UNILATERAL URRETS-ZAVALIA SYNDROME AFTER IMPLANTABLE COLLAMER LENS IMPLANTATION: A CASE REPORT
Published 2026 - 30th ESCRS Winter Meeting
Reference: PO075 | Type: Presented Poster & Poster | DOI: 10.82333/vwa7-8q71
Authors: JAY RANA* 1 , GAURAV LUTHRA 1 , SWATI SAINI 1
1ANTERIOR SEGMENT,DRISHTI EYE INSTITUTE,DEHRADUN,India
Purpose
To describe a rare case of unilateral Urrets-Zavalia Syndrome (UZS) following implantation of a Toric Implantable Collamer Lens (TICL) in a young myopic patient and to describe the clinical course, management, and possible etiological mechanisms related to post-operative intraocular pressure (IOP) elevation.
Setting
Drishti Eye Institute, Dehradun, India.
Methods
A 25yr old male with bilateral myopia underwent V4c TICL (STAAR Surgical, Switzerland) implantation in both eyes. Preoperative best-corrected visual acuity (BCVA) was 20/30 OD (–7.25D sphere/–2.50D cylinder@30°) and 20/30 OS (–7.00D sphere/–3.00D cylinder@150°),with endothelial cell counts >2600 cells/mm². OU anterior segment and fundus were normal. The intraocular pressure (IOP) were OD 12 mmHg and OS 12 mmHg. The OCOS sizing software recommended an ICL size of 12.6 mm for both eyes.An ophthalmic viscosurgical device HPMC (hydroxypropyl methylcellulose), was used and ICL was implanted in the sulcus.
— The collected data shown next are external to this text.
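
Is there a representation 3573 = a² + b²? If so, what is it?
18² + 57² (a=18, b=57)

Factorization: 3573 = 3^2 × 397
By Fermat: n is sum of two squares iff every prime p ≡ 3 (mod 4) appears to even power.
All primes ≡ 3 (mod 4) appear to even power.
Search a = 0, 1, 2, … for 3573 - a² a perfect square: first hit at a = 18: 3573 - 324 = 3249 = 57².
3573 = 18² + 57² = 324 + 3249 ✓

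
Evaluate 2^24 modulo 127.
8

Repeated squaring. Binary of 24 = 11000.
2^1 ≡ 2 (mod 127); 2^2 ≡ 4 (mod 127); 2^4 ≡ 16 (mod 127); 2^8 ≡ 2 (mod 127); 2^16 ≡ 4 (mod 127)
2^24 = 2^8 × 2^16 ≡ 8 (mod 127)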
The right eye received a 12.6 mm lens with postoperative vault of 271µm and vision 20/20. To achieve higher vault, the left eye received 13.2 mm lens. The surgery was uneventful. On POD-1,vision and vault of left eye was 20/30 and 568µm respectively. On POD-2,the patient presented with severe pain and redness. On examination, left eye showed eyelid edema, diffuse 360° subconjunctival hemorrhage, chemosis and corneal edema. Left eye IOP was 70 mmHg on RBT.Aggressive IOP control was initiated with IV mannitol,oral and topical anti-glaucoma medications. Topical anti-inflammatory and a combination antibiotic-steroid preparation was initiated. Slow decompression was done and IOP decreased to 21 mmHg. Surgical video of left eye was reviewed and confirmed that adequate visco wash was done. Despite medical therapy and AC decompression, IOP raised again to 50 mmHg on POD-3,necessitating AC washout along with surgical peripheral iridectomy and ICL footplate reposition was done. IOP at 1 week, 2 week and 1 month was 21, 14 and 16 mmHg respectively. Antiglaucoma medication was gradually stopped.
Results
Post-operative right eye vision and vault remained stable. Following IOP stabilization, left eye corneal edema subsided gradually. At day 7,left eye vision was 20/70, vault 263 µm. At week 3, left eye vision was 20/60 (pinhole 20/30), vault 226 µm and the pupil remained fixed and mid-dilated with minimal pupil reaction to light, indicative of UZS. At 3rd year and 5th year follow up, right eye vision remained stable at 20/20 and left eye vision also remained stable at -1.5D sphere/-0.5D cylinder@74° to 20/30.
Conclusion
This case highlights that early recognition of pressure spikes & prompt surgical intervention are critical to prevent irreversible iris ischemia. Additionally, retained visco material appears to be a possible contributory factor in the pathogenesis. This case exhibited the importance of intraoperative viscoelastic removal, vigilant post-operative monitoring and awareness of UZS among refractive surgeons.